The Commonwealth Healthcare Corporation will soon receive a batch of a COVID-19 experimental drug, according to CNMI Delegate Gregorio “Kilili” Sablan.
Sablan announced via social media that the CNMI will receive 10 vials of bamlanivimab, a neutralizing antibody treatment developed by Eli Lilly for the treatment of mild to moderate COVID-19 in adult and pediatric patients.
The experimental drug received an Emergency Use Authorization from the Food and Drug Administration last Tuesday.

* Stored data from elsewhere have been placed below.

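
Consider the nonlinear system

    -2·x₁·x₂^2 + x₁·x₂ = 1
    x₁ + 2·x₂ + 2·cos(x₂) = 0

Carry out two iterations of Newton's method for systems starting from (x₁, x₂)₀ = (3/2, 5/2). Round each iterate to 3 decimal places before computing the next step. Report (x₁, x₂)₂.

At (3/2, 5/2): F = (-16.000, 4.89771).
Jacobian J = [[-2·x₂^2 + x₂, -4·x₁·x₂ + x₁], [1, -2·sin(x₂) + 2]].
At the point, J = [[-10.000, -13.500], [1.000, 0.80306]] (det J = 5.46944).
Solving J·Δ = −F gives Δ = (-9.740, 6.029).
Then the next iterate is (x₁, x₂)₁ = (-8.240, 8.529).
Round to (-8.240, 8.529) and repeat: F = (1127.53954, 7.56818), J = [[-136.95868, 272.87584], [1.000, 0.43861]].
Δ = (-4.717, -6.500), so (x₁, x₂)₂ = (-12.957, 2.029).

(-12.957, 2.029)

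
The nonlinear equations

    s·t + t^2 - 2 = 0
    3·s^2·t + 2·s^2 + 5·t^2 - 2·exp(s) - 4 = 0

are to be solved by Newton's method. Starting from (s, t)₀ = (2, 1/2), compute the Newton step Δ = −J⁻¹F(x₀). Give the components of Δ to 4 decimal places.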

The authorization allows healthcare providers to administer the drug to non-hospitalized patients with confirmed COVID-19, who are experiencing mild to moderate symptoms and are at high risk for severe symptoms and hospitalization.
Sablan says Congress made nearly $10 billion available through the CARES Act and other emergency funding to support the rapid development of effective medical countermeasures, to combat the coronavirus crisis.
The U.S. Department of Health and Human Services plans weekly allocations of the new drug based on the need in each of the states, territories, and freely associated states.
In terms of a COVID-19 vaccine for the territories, just recently, Sablan went on air with K57’s Patti Arroyo to discuss CDC’s plans to distribute vaccines to the CNMI and also Guam.
“CDC has already announced plans to send out 2000 vaccines — I still think that working with Pacific Island Health Officers Association (PIHOA) for the Pacific nations and of course, the three island nations of the Freely Associated States…that would work better because…they can send 2000 vaccines to the Federated States of Micronesia — for example to the Republic of Palau and the Marshall Islands…,” Sablan said.
Sablan emphasizes the importance of working with healthcare organizations such as PIHOA to address the logistical requirements of distributing the vaccines to the community.